Our hostess is a widow who speaks French so fluently that she would be taken for a French woman if she did not have the graceful poise and dignity so typical of Turkish women. Her husband filled a most important position in the Imperial palace in the time of the late Sultan, and was one of the most accomplished men I have ever met anywhere. Besides being a distinguished diplomat he was an art connoisseur and had accumulated a priceless collection of antique pictures, porcelains, carpets and books. Alas, this collection was destroyed a few years ago when their town house fell the victim of one of those all-destroying fires characteristic of Constantinople. Only a few of the secondary pieces of the collection which were left in their country house on the Bosphorus can still be seen there and are an attestation of what the collection used to be. To cap it all, the collection was insured in pre-war days in Turkish pounds which at that time had a gold value, and the fire having taken place during the war, and insurance being paid after the armistice, the family could only collect Turkish paper pounds. Thus, besides the irreparable moral loss, they had to suffer a very large material loss by recovering only one seventh of the value the collection was insured originally for. This is another example among millions of the terrible losses suffered in the last years by the Turks for reasons absolutely outside their control. It is a wonder that, despite all, they keep their composure and their dignity. Calm before the most unimaginable trials, keeping a firm front through the worst calamities, never complaining, never discouraged, never losing faith--truly the Turkish race is the most stoical of all.
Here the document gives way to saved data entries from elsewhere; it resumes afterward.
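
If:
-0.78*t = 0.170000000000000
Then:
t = -0.22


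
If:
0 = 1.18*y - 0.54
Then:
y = 0.46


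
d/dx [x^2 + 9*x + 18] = 2*x + 9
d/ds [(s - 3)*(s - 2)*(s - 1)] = 3*s^2 - 12*s + 11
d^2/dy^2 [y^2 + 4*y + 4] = 2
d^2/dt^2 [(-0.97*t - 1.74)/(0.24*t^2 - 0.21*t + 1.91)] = (-(0.48*t - 0.21)*(0.96*t - 0.42)*(0.97*t + 1.74) + (1.3968*t + 0.4278)*(0.24*t^2 - 0.21*t + 1.91))/(0.24*t^2 - 0.21*t + 1.91)^3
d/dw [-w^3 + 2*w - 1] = 2 - 3*w^2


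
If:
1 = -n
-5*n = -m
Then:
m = -5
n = -1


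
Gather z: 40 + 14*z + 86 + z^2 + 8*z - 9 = z^2 + 22*z + 117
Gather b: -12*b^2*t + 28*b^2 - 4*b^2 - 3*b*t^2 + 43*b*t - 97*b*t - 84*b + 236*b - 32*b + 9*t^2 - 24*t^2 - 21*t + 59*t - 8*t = b^2*(24 - 12*t) + b*(-3*t^2 - 54*t + 120) - 15*t^2 + 30*t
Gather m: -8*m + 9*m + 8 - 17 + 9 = m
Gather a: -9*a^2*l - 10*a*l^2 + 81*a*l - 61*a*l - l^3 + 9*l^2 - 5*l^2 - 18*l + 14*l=-9*a^2*l + a*(-10*l^2 + 20*l) - l^3 + 4*l^2 - 4*l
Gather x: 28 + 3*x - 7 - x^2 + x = -x^2 + 4*x + 21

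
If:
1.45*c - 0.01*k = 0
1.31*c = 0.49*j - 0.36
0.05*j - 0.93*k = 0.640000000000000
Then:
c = -0.00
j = 0.72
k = -0.65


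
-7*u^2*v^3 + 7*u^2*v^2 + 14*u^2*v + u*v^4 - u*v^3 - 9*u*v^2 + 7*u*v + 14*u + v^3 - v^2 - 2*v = (-7*u + v)*(v - 2)*(v + 1)*(u*v + 1)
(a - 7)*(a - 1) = a^2 - 8*a + 7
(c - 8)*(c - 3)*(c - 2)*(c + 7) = c^4 - 6*c^3 - 45*c^2 + 274*c - 336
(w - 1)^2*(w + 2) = w^3 - 3*w + 2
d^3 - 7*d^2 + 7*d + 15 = (d - 5)*(d - 3)*(d + 1)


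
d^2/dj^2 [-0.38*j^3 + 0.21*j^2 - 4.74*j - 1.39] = 0.42 - 2.28*j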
Our young host, the only son of the family, is just on a leave from Germany where he went during the war to finish his studies and where he has remained since then, having obtained a leading position in one of the largest electrical engineering enterprises in Germany. His mother is justly proud of the success of her son and we frankly rejoice with her that one of us, a pure Turk in all respects, has evidently acquired such a complete technical knowledge and has shown so much capacity as to be picked out to fill a responsible position in one of the leading firms of a country known the world over for the technical ability of its electrical engineers. We ask Kemal to tell us his experiences in Germany, but he is too modest to talk of himself. He prefers to tell us how his firm is organized. He greatly admires the Germans for their efficiency but is not otherwise very keen about living with them. He finds the Germans too machine made, too materialistic to suit a Turk. His one ambition is to perfect himself in his profession and then to settle in Turkey where he will be able to give to his country the benefit of the knowledge he will have acquired. He wants to return to Germany for this purpose, but when we press him to tell us if it is for this purpose alone he admits that he has another more personal reason: he is engaged to a young girl in Munich and at the end of his leave his mother will accompany him to Germany where he will get married. The poor boy is heartbroken that his father, Ismet Bey, did not live long enough to meet his wife. Kemal speaks English most perfectly and says that his future wife does so also. He is therefore looking forward to having her meet her new cousin, my wife.